Whitetail does rarely breed during their first fall, with no more than one in every 4 producing a fawn at one year of age. Male and female fawns are born in equal numbers, and thus, the ratio of bucks to does in the fawn segment of the population begins at 1 to 1. The ratio of adult bucks to adult does tends to remain near 1 to 1 in unhunted populations. In contrast, does predominate in most hunted populations, especially those with heavy buck-only hunting. Ratios commonly range from 1 adult buck to 2 to 4 adult does.

If fawns are taken into consideration, the ratio of antlered to antlerless deer will range from 1 to 2 or 3 in non- or lightly hunted populations to as high as 1 to 8 in populations receiving heavy buck-only hunting pressure. Since it is virtually impossible to harvest enough bucks to prevent nearly all does from being bred, then from a practical standpoint, population growth is dependent primarily on the number of does in the population.

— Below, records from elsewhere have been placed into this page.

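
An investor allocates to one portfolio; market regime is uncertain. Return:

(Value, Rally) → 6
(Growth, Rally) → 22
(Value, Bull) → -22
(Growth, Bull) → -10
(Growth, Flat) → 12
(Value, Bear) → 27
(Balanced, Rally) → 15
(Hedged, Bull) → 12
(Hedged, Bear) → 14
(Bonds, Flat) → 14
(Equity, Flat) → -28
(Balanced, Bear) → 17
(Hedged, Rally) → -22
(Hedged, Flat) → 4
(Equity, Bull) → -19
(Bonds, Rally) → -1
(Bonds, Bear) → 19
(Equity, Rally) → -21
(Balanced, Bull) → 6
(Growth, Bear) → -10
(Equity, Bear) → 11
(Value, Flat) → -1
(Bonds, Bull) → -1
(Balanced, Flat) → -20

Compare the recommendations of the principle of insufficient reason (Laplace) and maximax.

Row averages: Bonds=7.75, Balanced=4.5, Growth=3.5, Equity=-14.25, Value=2.5, Hedged=2
Highest average = 7.75 → Bonds.
Row maxima: Bonds=19, Balanced=17, Growth=22, Equity=11, Value=27, Hedged=14
Best best-case = 27 → Value.

laplace → Bonds; maximax → Value (disagree)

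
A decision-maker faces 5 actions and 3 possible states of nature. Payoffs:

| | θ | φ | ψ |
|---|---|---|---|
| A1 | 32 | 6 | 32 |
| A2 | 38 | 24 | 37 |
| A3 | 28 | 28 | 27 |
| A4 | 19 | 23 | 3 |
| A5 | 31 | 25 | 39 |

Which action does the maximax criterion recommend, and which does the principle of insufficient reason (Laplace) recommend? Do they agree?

maximax → A5; laplace → A2 (disagree)

Row maxima: A1=32, A2=38, A3=28, A4=23, A5=39
Best best-case = 39 → A5.
Row averages: A1=70/3, A2=33, A3=83/3, A4=15, A5=95/3
Highest average = 33 → A2.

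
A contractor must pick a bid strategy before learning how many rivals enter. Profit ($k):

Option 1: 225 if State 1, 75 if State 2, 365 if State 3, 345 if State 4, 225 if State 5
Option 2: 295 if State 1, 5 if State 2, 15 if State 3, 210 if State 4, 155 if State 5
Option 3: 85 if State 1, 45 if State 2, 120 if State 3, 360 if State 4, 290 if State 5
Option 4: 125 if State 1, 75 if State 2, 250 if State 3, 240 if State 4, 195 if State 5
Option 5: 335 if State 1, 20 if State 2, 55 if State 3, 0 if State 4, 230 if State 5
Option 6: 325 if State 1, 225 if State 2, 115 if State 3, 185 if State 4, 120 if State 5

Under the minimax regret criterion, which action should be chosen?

Column bests: State 1=335, State 2=225, State 3=365, State 4=360, State 5=290.
Option 1 regrets: 110, 150, 0, 15, 65 → max 150
Option 2 regrets: 40, 220, 350, 150, 135 → max 350
Option 3 regrets: 250, 180, 245, 0, 0 → max 250
Option 4 regrets: 210, 150, 115, 120, 95 → max 210
Option 5 regrets: 0, 205, 310, 360, 60 → max 360
Option 6 regrets: 10, 0, 250, 175, 170 → max 250
Smallest max regret = 150 → Option 1.

Option 1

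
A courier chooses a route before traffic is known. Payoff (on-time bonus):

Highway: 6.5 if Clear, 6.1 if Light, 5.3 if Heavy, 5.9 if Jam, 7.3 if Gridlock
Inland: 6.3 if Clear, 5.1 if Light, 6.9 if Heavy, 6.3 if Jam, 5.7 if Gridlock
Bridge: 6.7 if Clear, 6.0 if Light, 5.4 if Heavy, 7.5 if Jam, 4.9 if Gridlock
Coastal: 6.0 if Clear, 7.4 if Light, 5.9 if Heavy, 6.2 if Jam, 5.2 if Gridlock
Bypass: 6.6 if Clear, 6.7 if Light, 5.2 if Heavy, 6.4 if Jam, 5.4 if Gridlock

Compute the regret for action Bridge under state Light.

Best payoff under Light is 7.4.
Regret = 7.4 − 6.0 = 1.4.

1.4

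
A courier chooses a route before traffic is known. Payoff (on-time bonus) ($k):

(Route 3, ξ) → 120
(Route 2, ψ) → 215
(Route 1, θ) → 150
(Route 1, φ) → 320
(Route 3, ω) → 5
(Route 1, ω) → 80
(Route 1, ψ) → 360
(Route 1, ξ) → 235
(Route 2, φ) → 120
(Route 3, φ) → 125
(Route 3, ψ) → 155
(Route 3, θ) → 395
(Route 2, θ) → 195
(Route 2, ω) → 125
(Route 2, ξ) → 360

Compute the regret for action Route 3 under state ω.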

Under normal conditions, whitetail deer populations have the potential to increase at a rate approaching 40 percent per year. Clearly buck-only hunting, which usually removes only about 10 to 15 percent of the population, will not control population growth. Harvest of antlerless deer, therefore, is mandatory to stabilize or reduce populations. To stabilize a deer population at any particular level, the total number of deaths each year from all causes must equal the number of births.

Deer herds generally can be stabilized by harvesting equal numbers of antlered and antlerless deer so long as total annual mortality approaches the number of fawns born. Removal of more antlerless than antlered deer is required to reduce population levels, and can make for some very strategic whitetail hunting!